VALERIE HARPER TRIBUTE 5 p.m. on MeTV. The Emmy Award-winning sitcom star Valerie Harper died last month at 80. She found her breakthrough role in the 1970s as Rhoda, Mary’s Bronx-born neighbor in “The Mary Tyler Moore Show.” That spawned the popular spinoff series “Rhoda,” which ran for five seasons. Harper went on to star in several television movies and make appearances in a variety of shows, including “Sex and the City” and “The Simpsons.” This three-hour tribute features select episodes from “Rhoda” and “The Mary Tyler Moore Show,” including one in which Rhoda enters a beauty contest but struggles with self-doubt.
2019 BLACK GIRLS ROCK! AWARDS 8 p.m. on BET. The comedian Niecy Nash hosts this annual awards ceremony, which this year celebrates nearly a dozen black women for their achievements in music, entertainment and activism. Among the honorees are Regina King, Ciara and H.E.R. Brandy and Issa Rae are among the presenters, while performers include Common, Erykah Badu and India.Arie.
JUSTICE FOR ALL TOWN HALL 10 p.m. on MSNBC. The NBC News anchor Lester Holt moderates this town hall about prison reform and mass incarceration from Sing Sing Correctional Facility, a maximum-security prison in Ossining, N.Y. He’s joined by a number of advocates and experts such as John Legend, the former attorney general Loretta Lynch and Bryan Stevenson, the executive director of the Equal Justice Initiative.

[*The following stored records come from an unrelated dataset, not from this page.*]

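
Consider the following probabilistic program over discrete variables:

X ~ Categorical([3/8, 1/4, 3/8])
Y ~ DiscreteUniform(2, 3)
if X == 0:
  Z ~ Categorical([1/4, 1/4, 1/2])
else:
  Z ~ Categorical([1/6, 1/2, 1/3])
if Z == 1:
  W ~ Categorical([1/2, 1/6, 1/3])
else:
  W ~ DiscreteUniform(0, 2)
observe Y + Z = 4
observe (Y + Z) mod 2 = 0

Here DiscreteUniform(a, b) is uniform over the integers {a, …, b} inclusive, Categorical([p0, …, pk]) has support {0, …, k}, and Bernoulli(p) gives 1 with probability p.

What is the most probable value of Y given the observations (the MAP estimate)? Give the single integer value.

Enumerate traces; 18 have nonzero weight after conditioning:
  (X=0, Y=2, Z=2, W=0) weight 1/32
  (X=0, Y=2, Z=2, W=1) weight 1/32
  (X=0, Y=2, Z=2, W=2) weight 1/32
  (X=0, Y=3, Z=1, W=0) weight 3/128
  (X=0, Y=3, Z=1, W=1) weight 1/128
  (X=0, Y=3, Z=1, W=2) weight 1/64
  (X=1, Y=2, Z=2, W=0) weight 1/72
  (X=1, Y=2, Z=2, W=1) weight 1/72
  … 10 more
Group by Y:
  weight(Y=2) = 19/96
  weight(Y=3) = 13/64
Total weight = 19/96 + 13/64 = 77/192
P(Y=2 | obs) = 19/96 / 77/192 = 38/77
P(Y=3 | obs) = 13/64 / 77/192 = 39/77
argmax = 3

argmax_v P(Y = v | obs) = 3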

CAVE OF FORGOTTEN DREAMS (2011) Stream on Mubi; rent on Amazon, Google Play, iTunes or YouTube. In 1994, three explorers discovered a limestone cave in southern France that contains what many believe are the oldest known paintings in history, some of which date back at least 32,000 years. More than a decade later, The New Yorker published a piece on the drawings which piqued the interest of Werner Herzog. The French government had closed off the cave to the public save for a handful of scientists. But it made an exception when Herzog requested permission to film inside. The result is this awe-inspiring 3-D documentary, which offers an up close look at a virtually untouched piece of history. One anthropologist interviewed in the film says he was so moved after seeing the drawings — a menagerie mostly etched in charcoal — that images of lions crept into his dreams for days.